GCD also supports Objective-C, C++, and Swift. Then, the language semantics differ a bit (making it easier to use); but the concept is the same: Store the “environment” (see: closure) of the lexical scope of the nested function-block in a task-object, and put them on (FIFO) queue. And have some long-running (raw, invisible) threads processing those task-objects. As those tasks are isolated, running them is easy.
The developer is hidden from the threads – (s)he is not even aware of them! Or actually, there is just this general understanding the “raw threads” are used in the background, but that is not required. Any “scheduler” will do!

Events (interrupts)

Events are a completely contrasting approach, avoiding threads at all. They are also known as interrupts for low-level close-to-hardware developers. Events are primarily introduced for “Windowing programming [10]. Up to then, a program stared at main(), jumping to subroutines in the order the programmers has written them. For GUIs (or Windowing-application, as we called them), that was inconvenient – the user should be in control. When “pressing a button (or “Widget”) the system generated an “event”.
The developers had to write “event-handlers” –functions, but with a predefined signature– and register each, passing the kind of event(s) they should active them. This was new, completely different (and strange, back then). A function got names as OnButton_XXX_Press(event), and where called “automagically”.

You can imagen the implementation now: a queue and an event-loop. But this concept shows something else too, as a side-effect: (virtual) concurrent programming.

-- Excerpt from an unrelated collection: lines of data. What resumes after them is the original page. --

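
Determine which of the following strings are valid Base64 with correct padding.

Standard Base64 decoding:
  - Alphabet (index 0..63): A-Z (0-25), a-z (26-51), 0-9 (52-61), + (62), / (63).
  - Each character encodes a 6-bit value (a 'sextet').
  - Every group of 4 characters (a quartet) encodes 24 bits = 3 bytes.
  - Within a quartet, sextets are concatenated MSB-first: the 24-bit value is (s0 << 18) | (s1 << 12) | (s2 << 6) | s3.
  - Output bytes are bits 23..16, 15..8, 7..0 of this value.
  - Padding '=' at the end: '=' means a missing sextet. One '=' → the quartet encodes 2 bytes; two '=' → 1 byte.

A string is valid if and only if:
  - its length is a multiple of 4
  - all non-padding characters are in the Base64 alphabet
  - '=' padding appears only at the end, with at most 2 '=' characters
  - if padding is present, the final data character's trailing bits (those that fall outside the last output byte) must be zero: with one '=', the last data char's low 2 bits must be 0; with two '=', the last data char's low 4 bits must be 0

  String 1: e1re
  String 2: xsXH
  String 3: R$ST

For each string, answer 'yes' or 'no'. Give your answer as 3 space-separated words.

String 1: 'e1re' → valid
String 2: 'xsXH' → valid
String 3: 'R$ST' → invalid (bad char(s): ['$'])

Answer: yes yes no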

Event- (handlers) are small “task alike” independent routines, that become active when needed: when some input-data becomes available. All those “tasks” are atomic (short living) and where the controll-flow is not specified. It appears as if all those small, little task can run concurrent – as the user can quickly trigger many event “at once”. In modern systems the results of the events emerge even “asynchronous” – then we often call it “reactive”.
This really happens for “hardware interrupts”. Those interrupts truly are asynchronous of the “main code”. And one has to handle them immediacy (or the input is gone, and a result will be wrong!). An “interrupt-handler” is very alike an event-loop-handler; albeit at another scale.

Both variants shows in there function-names how many developers would like to deal with asynchronous, concurrent “tasks”: On EventType Run {Code}.

Castle activates all cores

An “ideal language” should make it easy to distribute the load over many processors. That should come automatically; without the developer has to put a load of effort in. That is also one of the aspect Concurrent//Connected Components (ToDo) is enabling –and as Castle supports Concurrent//Connected Components (ToDo) (and is the best language, ever – so quite close to “ideal”)– the language should be designed to enable this.

UseCase: In Castle is easy to use thousands of cores U_ManyCore ../../_images/arrow-right-circle.svg

A “CC Castle” program can run on many cores, without the developer needs to describe “manually” how to do that.

At the same time it should run efficiently. The goals is not to keep all cores busy, but to use (all) cores to gain maximal speed up.

Distributing tasks over multiple cores (or even distributed computers) [4] is not new. In Concurrent Computing Concepts we describe some (common, theoretical) concepts, especially the The Actor Model. What we like to use for CCastle.

Resolution: Castle is agnostic to the implementation details of concurrency RC_Agnostic_Concurrency ../../_images/arrow-right-circle.svg
links outgoing: U_ManyCore

There are many ways how one can use and implement concurrency. That however should be seen as a detail; the user (Castle-programmer) should not be aware, not limited by it! This implies, that parallelism is hidden. One can write code that can be executed on a “distributed system”, as well as on “multi-core system”, or a “single-core”.

It should even be possible to write code that run in kernel-mode, or on another “threadless” system.